This work takes a different slant on the myth of Daedalus and Icarus, concentrating on the dynamic between father and son. Here Icarus is shown as the reluctant recipient of his father’s new invention – a pair of wings – about to be shoved off a precipice on his first test flight to oblivion. Daedalus will explain away any guilt in the death of his son by saying he flew too close to the sun. The fable is traditionally interpreted as a warning against hubris but I prefer to look at the psychology…
I have often sought the reason behind the gulf that exists sometimes, between a mature son and his father. However close the childhood bond, that emotional fluency so often becomes mute as the years pass. I think the story in this picture represents an important mechanism in that alienation.

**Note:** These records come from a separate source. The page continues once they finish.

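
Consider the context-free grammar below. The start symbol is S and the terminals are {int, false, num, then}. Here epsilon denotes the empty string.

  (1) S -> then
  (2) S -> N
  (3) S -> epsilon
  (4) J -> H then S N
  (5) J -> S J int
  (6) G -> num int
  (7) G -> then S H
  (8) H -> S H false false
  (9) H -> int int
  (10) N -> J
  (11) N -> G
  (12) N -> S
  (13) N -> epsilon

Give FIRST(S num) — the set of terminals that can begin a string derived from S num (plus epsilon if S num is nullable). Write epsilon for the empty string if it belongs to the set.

{int, num, then}

FIRST(G) = {num, then}
FIRST(S) = {epsilon, int, num, then}  (via N)
FIRST(H) = {int, num, then}  (via S H false false)
FIRST(J) = {int, num, then}  (via H then S N, S J int)
FIRST(N) = {epsilon, int, num, then}  (via J, G, S)
FIRST(S num): take FIRST of each symbol in turn, carrying on past any symbol whose FIRST contains epsilon; result {int, num, then}.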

The power balance between the Father’s ‘godhead’ and the son’s putative self-determinism results in endless scope for conflict and loggerheads. The son, ever more aware of self-impulse and the potentials therein, creatively seeks to navigate the father’s labyrinth of control mechanisms. Exasperation results on both sides.
In the end, the father must relinquish his controlling and the way might be clear for reconciliation provided the damage has not been too severe.
The Daedalus of myth was a figure of seemingly unlimited genius and invention, but like the flawed father here, he had feet of clay; when Perdix beat him to the invention of the saw, Daedalus threw his rival from a precipice. The gods transformed Perdix into a pigeon to save him. The saw and pigeon are both depicted here.